Enterprises are increasingly accountable for their own sustainability commitments, and their network partners are part of that picture. The Catalyst incorporates real-time sustainability insights, enabling carbon-aware routing and energy-optimized mission planning, but more importantly, verifiable ESG-aligned reporting tied directly to operational data.
A green SLA backed by real operational telemetry is a meaningfully different product than a sustainability claim in a vendor brochure. For CSPs looking to differentiate on more than price, the ability to offer sustainability-as-a-service with auditable proof is a genuine competitive advantage.
What made Phase III worth watching at DTW wasn't any single capability in isolation. It was the combination: network, telemetry and sustainability insights with predictive AI, intent-driven AI, multi-device scalability, and AI-powered insights as a service for 5G value creation with monetization – all unified through TM Forum Open APIs and components aligned with the Open Digital Architecture into a single commercially viable architecture.
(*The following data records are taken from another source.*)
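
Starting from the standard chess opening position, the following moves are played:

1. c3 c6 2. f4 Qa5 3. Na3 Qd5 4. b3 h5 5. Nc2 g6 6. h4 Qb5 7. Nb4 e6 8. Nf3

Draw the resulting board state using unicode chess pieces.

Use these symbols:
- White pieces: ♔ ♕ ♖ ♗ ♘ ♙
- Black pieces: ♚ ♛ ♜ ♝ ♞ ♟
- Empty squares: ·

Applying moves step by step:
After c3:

♜ ♞ ♝ ♛ ♚ ♝ ♞ ♜
♟ ♟ ♟ ♟ ♟ ♟ ♟ ♟
· · · · · · · ·
· · · · · · · ·
· · · · · · · ·
· · ♙ · · · · ·
♙ ♙ · ♙ ♙ ♙ ♙ ♙
♖ ♘ ♗ ♕ ♔ ♗ ♘ ♖


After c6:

♜ ♞ ♝ ♛ ♚ ♝ ♞ ♜
♟ ♟ · ♟ ♟ ♟ ♟ ♟
· · ♟ · · · · ·
· · · · · · · ·
· · · · · · · ·
· · ♙ · · · · ·
♙ ♙ · ♙ ♙ ♙ ♙ ♙
♖ ♘ ♗ ♕ ♔ ♗ ♘ ♖


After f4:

♜ ♞ ♝ ♛ ♚ ♝ ♞ ♜
♟ ♟ · ♟ ♟ ♟ ♟ ♟
· · ♟ · · · · ·
· · · · · · · ·
· · · · · ♙ · ·
· · ♙ · · · · ·
♙ ♙ · ♙ ♙ · ♙ ♙
♖ ♘ ♗ ♕ ♔ ♗ ♘ ♖


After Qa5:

♜ ♞ ♝ · ♚ ♝ ♞ ♜
♟ ♟ · ♟ ♟ ♟ ♟ ♟
· · ♟ · · · · ·
♛ · · · · · · ·
· · · · · ♙ · ·
· · ♙ · · · · ·
♙ ♙ · ♙ ♙ · ♙ ♙
♖ ♘ ♗ ♕ ♔ ♗ ♘ ♖


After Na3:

♜ ♞ ♝ · ♚ ♝ ♞ ♜
♟ ♟ · ♟ ♟ ♟ ♟ ♟
· · ♟ · · · · ·
♛ · · · · · · ·
· · · · · ♙ · ·
♘ · ♙ · · · · ·
♙ ♙ · ♙ ♙ · ♙ ♙
♖ · ♗ ♕ ♔ ♗ ♘ ♖


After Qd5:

♜ ♞ ♝ · ♚ ♝ ♞ ♜
♟ ♟ · ♟ ♟ ♟ ♟ ♟
· · ♟ · · · · ·
· · · ♛ · · · ·
· · · · · ♙ · ·
♘ · ♙ · · · · ·
♙ ♙ · ♙ ♙ · ♙ ♙
♖ · ♗ ♕ ♔ ♗ ♘ ♖


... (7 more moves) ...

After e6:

♜ ♞ ♝ · ♚ ♝ ♞ ♜
♟ ♟ · ♟ · ♟ · ·
· · ♟ · ♟ · ♟ ·
· ♛ · · · · · ♟
· ♘ · · · ♙ · ♙
· ♙ ♙ · · · · ·
♙ · · ♙ ♙ · ♙ ·
♖ · ♗ ♕ ♔ ♗ ♘ ♖


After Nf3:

♜ ♞ ♝ · ♚ ♝ ♞ ♜
♟ ♟ · ♟ · ♟ · ·
· · ♟ · ♟ · ♟ ·
· ♛ · · · · · ♟
· ♘ · · · ♙ · ♙
· ♙ ♙ · · ♘ · ·
♙ · · ♙ ♙ · ♙ ·
♖ · ♗ ♕ ♔ ♗ · ♖



  a b c d e f g h
  ─────────────────
8│♜ ♞ ♝ · ♚ ♝ ♞ ♜│8
7│♟ ♟ · ♟ · ♟ · ·│7
6│· · ♟ · ♟ · ♟ ·│6
5│· ♛ · · · · · ♟│5
4│· ♘ · · · ♙ · ♙│4
3│· ♙ ♙ · · ♘ · ·│3
2│♙ · · ♙ ♙ · ♙ ·│2
1│♖ · ♗ ♕ ♔ ♗ · ♖│1
  ─────────────────
  a b c d e f g h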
The Autonomous IoMT Catalyst has accelerated participants’ contributions back to the TM Forum Collaboration Community. The project’s work on event‑driven architecture (EDA) and Async API guidelines and standards is particularly significant because it creates the connective tissue between technical capability and commercial packaging – enabling interoperable, event‑driven operations across digital ecosystems.
The IoMT market isn’t waiting – the enterprises deploying drones, autonomous vehicles and mobile robots today are making infrastructure decisions now. The CSPs that can offer mission assurance, not just bandwidth or signal coverage, will be the ones that earn long-term opportunities in these verticals.
Phase III of the Autonomous IoMT Catalyst was designed to give operators a concrete, deployable path forward. It has proven the technology and prototyped the commercial models. And it has done both within a TM Forum-aligned framework that makes adoption achievable rather than aspirational.
The 5G network has long been viewed as infrastructure – pipes for bandwidth. This Catalyst shows something far more powerful: When that infrastructure becomes intelligent, autonomous and accountable, it transforms into a mission partner for the enterprises building the world of moving things.
Autonomous, AI‑powered IoMT networks at scale turn every mobile device event into new top‑line revenue, while predictive AI at the edge intelligence and sustainable orchestration deliver greener, leaner operations to the bottom line.